The ›Catalogue Raisonné 1942 – 2002‹ was published to mark his 95th birthday. Before that, the Rupprecht-Geiger-Society, a registered society for the promotion of Rupprecht Geiger’s works based in the state gallery at the Lenbachhaus was established. This elaborate publication was edited by the art historian Pia Dornacher, as well as the art history student Julia Geiger. In addition to information and images about the more than 900 paintings and objects, there is a detailed chapter on his architecturally-based art. Only shortly after, in 2007, the first appendix to the catalogue raisonné was published as well as another catalogue raisonné of his prints from 1948 – 2007.


2007 was spent preparing for numerous exhibitions in anticipation of Rupprecht Geiger’s 100th birthday. But one very sad event cast a shadow over these events: Monika Geiger passed away after a long period of sickness. For more than 70 years she had not only been his wife and faithful companion but she had also supported her husband in every way she could.

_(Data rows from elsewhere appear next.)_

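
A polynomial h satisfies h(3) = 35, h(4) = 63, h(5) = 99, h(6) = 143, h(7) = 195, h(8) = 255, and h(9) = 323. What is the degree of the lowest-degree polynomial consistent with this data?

Forward differences of the values at n = 3, 4, 5, 6, 7, 8, 9:
  h  : 35  63  99  143  195  255  323
  Δ  : 28  36  44  52  60  68
  Δ^2: 8  8  8  8  8
  Δ^3: 0  0  0  0
  Δ^4: 0  0  0
  Δ^5: 0  0
  Δ^6: 0
The second differences are constant (8) and nonzero, while all higher differences vanish, so the minimal degree is 2.

2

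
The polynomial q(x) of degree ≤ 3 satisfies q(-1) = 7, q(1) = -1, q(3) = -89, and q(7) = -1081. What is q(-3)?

79

Write q(x) = ax^3 + bx^2 + cx + d. Substituting each data point gives a linear system:
  -a + b - c + d = 7
  a + b + c + d = -1
  27a + 9b + 3c + d = -89
  343a + 49b + 7c + d = -1081
Solving the system yields a = -3, b = -1, c = -1, d = 4.
So q(x) = -3x^3 - x^2 - x + 4.
Then q(-3) = 79.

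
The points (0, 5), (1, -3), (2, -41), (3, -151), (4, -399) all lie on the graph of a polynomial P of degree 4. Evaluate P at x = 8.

-4931

Write P(x) = ax^4 + bx^3 + cx^2 + dx + e. Substituting each data point gives a linear system:
  e = 5
  a + b + c + d + e = -3
  16a + 8b + 4c + 2d + e = -41
  81a + 27b + 9c + 3d + e = -151
  256a + 64b + 16c + 4d + e = -399
Solving the system yields a = -1, b = -1, c = -5, d = -1, e = 5.
So P(x) = -x⁴ - x³ - 5x² - x + 5.
Then P(8) = -4931.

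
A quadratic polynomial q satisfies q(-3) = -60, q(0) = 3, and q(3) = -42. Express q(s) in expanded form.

Using the Lagrange interpolation formula with nodes -3, 0, 3:
  L_0(s) = s(s - 3) / 18
  L_1(s) = (s + 3)(s - 3) / -9
  L_2(s) = (s + 3)s / 18
Then q(s) = -60·L_0(s) + 3·L_1(s) - 42·L_2(s).
Expanding and collecting terms gives q(s) = -6s^2 + 3s + 3.
Check: q(-3) = -60. ✓

q(s) = -6s^2 + 3s + 3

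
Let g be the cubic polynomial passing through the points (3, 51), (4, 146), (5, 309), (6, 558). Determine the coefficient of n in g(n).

-2

Write g(n) = an^3 + bn^2 + cn + d. Substituting each data point gives a linear system:
  27a + 9b + 3c + d = 51
  64a + 16b + 4c + d = 146
  125a + 25b + 5c + d = 309
  216a + 36b + 6c + d = 558
Solving the system yields a = 3, b = -2, c = -2, d = -6.
So g(n) = 3n^3 - 2n^2 - 2n - 6.
The coefficient of n is -2.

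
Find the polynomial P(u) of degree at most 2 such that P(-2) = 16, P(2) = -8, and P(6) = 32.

P(u) = 2u^2 - 6u - 4

Using the Lagrange interpolation formula with nodes -2, 2, 6:
  L_0(u) = (u - 2)(u - 6) / 32
  L_1(u) = (u + 2)(u - 6) / -16
  L_2(u) = (u + 2)(u - 2) / 32
Then P(u) = 16·L_0(u) - 8·L_1(u) + 32·L_2(u).
Expanding and collecting terms gives P(u) = 2u^2 - 6u - 4.
Check: P(-2) = 16. ✓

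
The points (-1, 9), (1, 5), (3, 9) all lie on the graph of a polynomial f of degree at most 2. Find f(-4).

30

Forward differences of the values at s = -1, 1, 3:
  f  : 9  5  9
  Δ  : -4  4
  Δ^2: 8
The second differences are constant, confirming degree 2.
Interpolating (Newton forward form) and evaluating at s = -4 gives f(-4) = 30.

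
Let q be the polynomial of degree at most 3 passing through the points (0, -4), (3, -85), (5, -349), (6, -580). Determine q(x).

Write q(x) = ax^3 + bx^2 + cx + d. Substituting each data point gives a linear system:
  d = -4
  27a + 9b + 3c + d = -85
  125a + 25b + 5c + d = -349
  216a + 36b + 6c + d = -580
Solving the system yields a = -2, b = -5, c = 6, d = -4.
So q(x) = -2x^3 - 5x^2 + 6x - 4.
Check: q(0) = -4. ✓

q(x) = -2x^3 - 5x^2 + 6x - 4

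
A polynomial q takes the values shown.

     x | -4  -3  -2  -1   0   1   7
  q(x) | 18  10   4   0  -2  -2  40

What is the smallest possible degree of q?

Divided differences on the nodes -4, -3, -2, -1, 0, 1, 7:
  order 0: 18  10  4  0  -2  -2  40
  order 1: -8  -6  -4  -2  0  7
  order 2: 1  1  1  1  1
  order 3: 0  0  0  0
  order 4: 0  0  0
  order 5: 0  0
  order 6: 0
The order-2 divided differences are all 1 (nonzero) and every higher order vanishes, so the data lies on a polynomial of degree exactly 2.

2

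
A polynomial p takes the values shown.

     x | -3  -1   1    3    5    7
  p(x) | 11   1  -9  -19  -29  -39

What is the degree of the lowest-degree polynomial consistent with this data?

1

Forward differences of the values at x = -3, -1, 1, 3, 5, 7:
  p  : 11  1  -9  -19  -29  -39
  Δ  : -10  -10  -10  -10  -10
  Δ^2: 0  0  0  0
  Δ^3: 0  0  0
  Δ^4: 0  0
  Δ^5: 0
The first differences are constant (-10) and nonzero, while all higher differences vanish, so the minimal degree is 1.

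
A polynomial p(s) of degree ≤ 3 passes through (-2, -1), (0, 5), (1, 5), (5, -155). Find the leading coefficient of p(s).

-1

Write p(s) = as^3 + bs^2 + cs + d. Substituting each data point gives a linear system:
  -8a + 4b - 2c + d = -1
  d = 5
  a + b + c + d = 5
  125a + 25b + 5c + d = -155
Solving the system yields a = -1, b = -2, c = 3, d = 5.
So p(s) = -s^3 - 2s^2 + 3s + 5.
The leading coefficient is -1.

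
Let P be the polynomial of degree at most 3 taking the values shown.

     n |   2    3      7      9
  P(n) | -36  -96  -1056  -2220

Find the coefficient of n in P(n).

Write P(n) = an^3 + bn^2 + cn + d. Substituting each data point gives a linear system:
  8a + 4b + 2c + d = -36
  27a + 9b + 3c + d = -96
  343a + 49b + 7c + d = -1056
  729a + 81b + 9c + d = -2220
Solving the system yields a = -3, b = 0, c = -3, d = -6.
So P(n) = -3n³ - 3n - 6.
The coefficient of n is -3.

-3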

The opening of the festivities and exhibitions for his 100th birthday was carried out by the State Gallery in Lenbachhaus in Munich with a very well-frequented and much admired retrospective. In addition to an exclusive show of his paintings, prints and models the public also had a first viewing of several of his collages. The showing of his works the ›Rote Trombe‹ as well as the two flags ›Red Dawn‹ and Red ›Red Sunset‹ complemented the complete overview in Munich. In summer, the retrospective was taken to the Museum of Contemporary Art in Siegen. The federal capitol dedicated a fascinating solo exhibition of Geiger’s works in the New National Gallery in Berlin.


Despite the many overwhelming critical appraisals of his art, Rupprecht Geiger did not see himself at the final goal of his artistic work. He continued to proceed every day to his studio for a few hours in order to work on various projects. Until his death on the 6th of December 2009, he continued to make his way to his place of work so that he could be surrounded by his bold colors and be strengthened by their power and energy.